Wherever in the world Ranulph gives one of his lectures or motivational speeches, someone always asks: 'Who inspired you to do all the crazy things you've done?'
For the first time he explores this idea by revealing his own personal heroes and what lessons their actions may have taught him in his own often hazardous profession. This book describes the extraordinary and often horrific events that led to these ordinary individuals becoming Ranulph's great heroes. From polar survivor to knifed-and-beaten policeman, from a woman missionary to a special forces soldier, these wonderful people will make you proud to be part of the human race.

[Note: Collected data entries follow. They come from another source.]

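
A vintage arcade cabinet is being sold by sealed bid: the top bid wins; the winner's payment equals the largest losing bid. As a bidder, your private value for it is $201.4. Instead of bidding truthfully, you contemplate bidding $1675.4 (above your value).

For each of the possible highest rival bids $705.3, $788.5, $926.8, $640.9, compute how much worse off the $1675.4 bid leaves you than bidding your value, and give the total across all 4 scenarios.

$2255.9

The deviation costs you only when the competing bid falls strictly between $201.4 and $1675.4; elsewhere both bids give the same outcome.
$705.3: truthful payoff $0, deviation payoff −$503.9 → loss $503.9.
$788.5: truthful payoff $0, deviation payoff −$587.1 → loss $587.1.
$926.8: truthful payoff $0, deviation payoff −$725.4 → loss $725.4.
$640.9: truthful payoff $0, deviation payoff −$439.5 → loss $439.5.
Total loss = $503.9 + $587.1 + $725.4 + $439.5 = $2255.9.
In a second-price auction your bid sets only whether you win, not what you pay, so bidding your true value is weakly dominant.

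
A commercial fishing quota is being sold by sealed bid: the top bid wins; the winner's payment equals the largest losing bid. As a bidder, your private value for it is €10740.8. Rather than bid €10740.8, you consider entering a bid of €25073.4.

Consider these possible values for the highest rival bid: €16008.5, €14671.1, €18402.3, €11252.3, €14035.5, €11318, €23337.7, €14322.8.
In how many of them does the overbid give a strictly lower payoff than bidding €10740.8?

The deviation hurts exactly when the highest competing bid lies strictly between €10740.8 and €25073.4 — overbidding then wins at a price above your value.
€16008.5: inside the interval → strictly worse (loss €5267.7).
€14671.1: inside the interval → strictly worse (loss €3930.3).
€18402.3: inside the interval → strictly worse (loss €7661.5).
€11252.3: inside the interval → strictly worse (loss €511.5).
€14035.5: inside the interval → strictly worse (loss €3294.7).
€11318: inside the interval → strictly worse (loss €577.2).
€23337.7: inside the interval → strictly worse (loss €12596.9).
€14322.8: inside the interval → strictly worse (loss €3582).
Count: 8.

8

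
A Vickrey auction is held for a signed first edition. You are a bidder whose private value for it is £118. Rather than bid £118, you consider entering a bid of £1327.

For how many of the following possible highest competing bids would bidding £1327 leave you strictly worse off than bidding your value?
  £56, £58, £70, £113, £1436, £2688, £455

The deviation hurts exactly when the highest competing bid lies strictly between £118 and £1327 — overbidding then wins at a price above your value.
£56: below both → same outcome either way.
£58: below both → same outcome either way.
£70: below both → same outcome either way.
£113: below both → same outcome either way.
£1436: above both → same outcome either way.
£2688: above both → same outcome either way.
£455: inside the interval → strictly worse (loss £337).
Count: 1.

1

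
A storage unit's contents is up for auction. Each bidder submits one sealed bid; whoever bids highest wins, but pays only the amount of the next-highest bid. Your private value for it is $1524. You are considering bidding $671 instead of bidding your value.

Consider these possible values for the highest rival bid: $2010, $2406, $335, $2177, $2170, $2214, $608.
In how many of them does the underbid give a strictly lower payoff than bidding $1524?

0

The deviation hurts exactly when the highest competing bid lies strictly between $671 and $1524 — underbidding then forfeits a profitable win.
$2010: above both → same outcome either way.
$2406: above both → same outcome either way.
$335: below both → same outcome either way.
$2177: above both → same outcome either way.
$2170: above both → same outcome either way.
$2214: above both → same outcome either way.
$608: below both → same outcome either way.
Count: 0.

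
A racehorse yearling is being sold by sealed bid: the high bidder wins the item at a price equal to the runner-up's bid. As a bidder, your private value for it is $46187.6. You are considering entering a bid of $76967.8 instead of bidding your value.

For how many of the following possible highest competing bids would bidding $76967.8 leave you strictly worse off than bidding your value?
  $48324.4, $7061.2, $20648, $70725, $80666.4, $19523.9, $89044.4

The deviation hurts exactly when the highest competing bid lies strictly between $46187.6 and $76967.8 — overbidding then wins at a price above your value.
$48324.4: inside the interval → strictly worse (loss $2136.8).
$7061.2: below both → same outcome either way.
$20648: below both → same outcome either way.
$70725: inside the interval → strictly worse (loss $24537.4).
$80666.4: above both → same outcome either way.
$19523.9: below both → same outcome either way.
$89044.4: above both → same outcome either way.
Count: 2.

2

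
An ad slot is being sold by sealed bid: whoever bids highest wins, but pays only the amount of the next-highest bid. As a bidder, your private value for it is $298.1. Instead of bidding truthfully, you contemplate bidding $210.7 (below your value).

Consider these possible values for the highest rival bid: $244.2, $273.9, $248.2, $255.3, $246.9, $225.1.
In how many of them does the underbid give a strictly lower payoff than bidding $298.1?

The deviation hurts exactly when the highest competing bid lies strictly between $210.7 and $298.1 — underbidding then forfeits a profitable win.
$244.2: inside the interval → strictly worse (loss $53.9).
$273.9: inside the interval → strictly worse (loss $24.2).
$248.2: inside the interval → strictly worse (loss $49.9).
$255.3: inside the interval → strictly worse (loss $42.8).
$246.9: inside the interval → strictly worse (loss $51.2).
$225.1: inside the interval → strictly worse (loss $73).
Count: 6.

6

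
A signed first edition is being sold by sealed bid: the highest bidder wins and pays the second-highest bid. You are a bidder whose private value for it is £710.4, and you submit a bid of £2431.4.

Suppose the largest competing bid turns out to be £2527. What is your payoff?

£0

Your bid £2431.4 is below the highest competing bid £2527, so you lose.
A losing bidder pays nothing and receives nothing: payoff = £0.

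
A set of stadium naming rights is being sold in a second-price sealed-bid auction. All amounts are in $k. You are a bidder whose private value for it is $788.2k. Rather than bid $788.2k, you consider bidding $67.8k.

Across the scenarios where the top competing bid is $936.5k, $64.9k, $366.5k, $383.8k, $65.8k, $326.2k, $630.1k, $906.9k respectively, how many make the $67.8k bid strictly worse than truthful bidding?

4

The deviation hurts exactly when the highest competing bid lies strictly between $67.8k and $788.2k — underbidding then forfeits a profitable win.
$936.5k: above both → same outcome either way.
$64.9k: below both → same outcome either way.
$366.5k: inside the interval → strictly worse (loss $421.7k).
$383.8k: inside the interval → strictly worse (loss $404.4k).
$65.8k: below both → same outcome either way.
$326.2k: inside the interval → strictly worse (loss $462k).
$630.1k: inside the interval → strictly worse (loss $158.1k).
$906.9k: above both → same outcome either way.
Count: 4.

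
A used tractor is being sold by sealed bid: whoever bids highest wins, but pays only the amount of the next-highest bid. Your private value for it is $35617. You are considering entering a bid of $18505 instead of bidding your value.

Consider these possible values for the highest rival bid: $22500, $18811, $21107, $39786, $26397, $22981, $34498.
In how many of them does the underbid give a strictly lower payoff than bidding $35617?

6

The deviation hurts exactly when the highest competing bid lies strictly between $18505 and $35617 — underbidding then forfeits a profitable win.
$22500: inside the interval → strictly worse (loss $13117).
$18811: inside the interval → strictly worse (loss $16806).
$21107: inside the interval → strictly worse (loss $14510).
$39786: above both → same outcome either way.
$26397: inside the interval → strictly worse (loss $9220).
$22981: inside the interval → strictly worse (loss $12636).
$34498: inside the interval → strictly worse (loss $1119).
Count: 6.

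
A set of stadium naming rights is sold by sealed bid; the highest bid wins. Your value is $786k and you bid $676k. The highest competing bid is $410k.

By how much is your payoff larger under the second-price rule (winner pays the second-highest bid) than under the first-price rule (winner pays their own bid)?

You have the highest bid, so you win under either rule.
Second-price: pay $410k → payoff $376k.
First-price: pay your own bid $676k → payoff $110k.
Difference = $376k − ($110k) = $266k.

$266k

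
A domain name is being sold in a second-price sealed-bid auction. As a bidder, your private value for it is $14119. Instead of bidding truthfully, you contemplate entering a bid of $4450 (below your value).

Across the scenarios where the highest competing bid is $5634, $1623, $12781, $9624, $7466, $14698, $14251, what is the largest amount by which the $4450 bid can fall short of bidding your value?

$8485

$5634: truthful gives $8485, deviation gives $0 → loss $8485.
$1623: same outcome either way → loss $0.
$12781: truthful gives $1338, deviation gives $0 → loss $1338.
$9624: truthful gives $4495, deviation gives $0 → loss $4495.
$7466: truthful gives $6653, deviation gives $0 → loss $6653.
$14698: same outcome either way → loss $0.
$14251: same outcome either way → loss $0.
Maximum loss: $8485.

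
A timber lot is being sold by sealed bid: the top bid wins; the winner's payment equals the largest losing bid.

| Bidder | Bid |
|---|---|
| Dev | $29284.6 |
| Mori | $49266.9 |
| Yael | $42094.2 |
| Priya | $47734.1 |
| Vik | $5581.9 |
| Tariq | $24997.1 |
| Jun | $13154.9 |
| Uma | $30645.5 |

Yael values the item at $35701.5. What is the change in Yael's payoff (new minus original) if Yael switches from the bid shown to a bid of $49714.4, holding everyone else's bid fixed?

The highest bid among the other bidders is $49266.9; Yael's bid doesn't change that.
Original bid $42094.2: Yael is not highest (top rival bid is $49266.9); payoff $0.
Alternative bid $49714.4: Yael is highest, pays the top rival bid $49266.9; payoff $35701.5 − $49266.9 = −$13565.4.
Change in payoff = −$13565.4 − ($0) = −$13565.4.

−$13565.4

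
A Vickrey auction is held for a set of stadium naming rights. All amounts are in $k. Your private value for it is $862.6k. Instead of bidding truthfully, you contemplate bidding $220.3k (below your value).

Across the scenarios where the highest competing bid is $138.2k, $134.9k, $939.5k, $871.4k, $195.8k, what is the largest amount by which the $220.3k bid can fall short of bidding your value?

$138.2k: same outcome either way → loss $0k.
$134.9k: same outcome either way → loss $0k.
$939.5k: same outcome either way → loss $0k.
$871.4k: same outcome either way → loss $0k.
$195.8k: same outcome either way → loss $0k.
Maximum loss: $0k.

$0k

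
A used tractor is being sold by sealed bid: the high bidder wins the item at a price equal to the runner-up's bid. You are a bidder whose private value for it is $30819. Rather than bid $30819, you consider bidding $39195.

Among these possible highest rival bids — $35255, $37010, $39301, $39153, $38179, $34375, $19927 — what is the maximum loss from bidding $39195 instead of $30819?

$8334

$35255: truthful gives $0, deviation gives −$4436 → loss $4436.
$37010: truthful gives $0, deviation gives −$6191 → loss $6191.
$39301: same outcome either way → loss $0.
$39153: truthful gives $0, deviation gives −$8334 → loss $8334.
$38179: truthful gives $0, deviation gives −$7360 → loss $7360.
$34375: truthful gives $0, deviation gives −$3556 → loss $3556.
$19927: same outcome either way → loss $0.
Maximum loss: $8334.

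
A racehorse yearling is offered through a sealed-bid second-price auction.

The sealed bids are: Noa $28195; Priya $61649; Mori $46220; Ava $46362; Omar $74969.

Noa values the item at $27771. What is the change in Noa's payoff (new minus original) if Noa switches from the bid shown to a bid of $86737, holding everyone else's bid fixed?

The highest bid among the other bidders is $74969; Noa's bid doesn't change that.
Original bid $28195: Noa is not highest (top rival bid is $74969); payoff $0.
Alternative bid $86737: Noa is highest, pays the top rival bid $74969; payoff $27771 − $74969 = −$47198.
Change in payoff = −$47198 − ($0) = −$47198.

−$47198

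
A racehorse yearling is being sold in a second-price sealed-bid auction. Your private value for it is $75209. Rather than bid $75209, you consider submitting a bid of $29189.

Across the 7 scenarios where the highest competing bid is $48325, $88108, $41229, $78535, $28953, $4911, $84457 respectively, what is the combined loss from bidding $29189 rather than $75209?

$60864

The deviation costs you only when the competing bid falls strictly between $29189 and $75209; elsewhere both bids give the same outcome.
$48325: truthful payoff $26884, deviation payoff $0 → loss $26884.
$88108: outcomes coincide → loss $0.
$41229: truthful payoff $33980, deviation payoff $0 → loss $33980.
$78535: outcomes coincide → loss $0.
$28953: outcomes coincide → loss $0.
$4911: outcomes coincide → loss $0.
$84457: outcomes coincide → loss $0.
Total loss = $26884 + $33980 = $60864.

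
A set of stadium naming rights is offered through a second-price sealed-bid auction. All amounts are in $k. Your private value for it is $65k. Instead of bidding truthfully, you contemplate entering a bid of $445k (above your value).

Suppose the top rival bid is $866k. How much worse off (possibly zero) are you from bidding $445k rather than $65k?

Bidding your value $65k: you lose (since $65k < $866k). Payoff $0k.
Bidding $445k: you lose. Payoff $0k.
Difference = $0k − $0k = $0k; both bids lead to the same outcome because the competing bid is above both your value and your alternative bid.
Truthful bidding weakly dominates here: raising your bid can only win items priced above your value, and lowering it can only forfeit items priced below.

$0k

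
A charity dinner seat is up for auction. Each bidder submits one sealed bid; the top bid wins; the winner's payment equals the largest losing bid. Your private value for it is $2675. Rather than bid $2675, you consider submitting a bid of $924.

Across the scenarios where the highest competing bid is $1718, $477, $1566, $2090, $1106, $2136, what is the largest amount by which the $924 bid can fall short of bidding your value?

$1718: truthful gives $957, deviation gives $0 → loss $957.
$477: same outcome either way → loss $0.
$1566: truthful gives $1109, deviation gives $0 → loss $1109.
$2090: truthful gives $585, deviation gives $0 → loss $585.
$1106: truthful gives $1569, deviation gives $0 → loss $1569.
$2136: truthful gives $539, deviation gives $0 → loss $539.
Maximum loss: $1569.

$1569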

The sort of book that will suggest fascinating lines of research to find out more about some of the subjects. The author has given us a splendid read. - The Canberra Times
'Rip-roaringly readable' - Guardian on MAD DOGS AND ENGLISHMEN
Sir Ranulph has earned his place in the heroic roll call of Scott, Shackleton and the rest. - Daily Mail
'Ran epitomises British phlegm, and he puts all other glory-seekers to shame. Long may he continue to make us glad that we are not him, while we stand in awe.' - Country Life
His courage, determination, stamina - and madness - are truly awesome.' - Daily Express
'Fiennes is making the case for a closer examination of the example set by the men and women he considers heroes'. - The Times
'A gripping salute to those whose determination in the face of fear leaves the rest of us awestruck... thoroughly researched and grippingly detailed... his stories of raw courage are timeless'. - Scotsman
Sir Ranulph Fiennes was the first man to reach both poles by surface travel and the first to cross the Antarctic Continent unsupported. In the 1960s he was removed from the SAS Regiment for misuse of explosives but, joining the army of the Sultan of Oman, received that country's Bravery Medal on active service in 1971. He is the only person yet to have been awarded two clasps to the Polar medal for both Antarctic and the Arctic regions. Fiennes has led over 30 expeditions including the first polar circumnavigation of the Earth, and in 2003 he ran seven marathons in seven days on seven continents in aid of the British Heart Foundation.
In 1993 Her Majesty the Queen awarded Fiennes the Order of the British Empire (OBE) because, on the way to breaking records, he has raised over 14 million for charity. He was named Best Sportsman in the 2007 ITV Great Briton Awards and in 2009 he became the oldest Briton to reach the summit of Everest.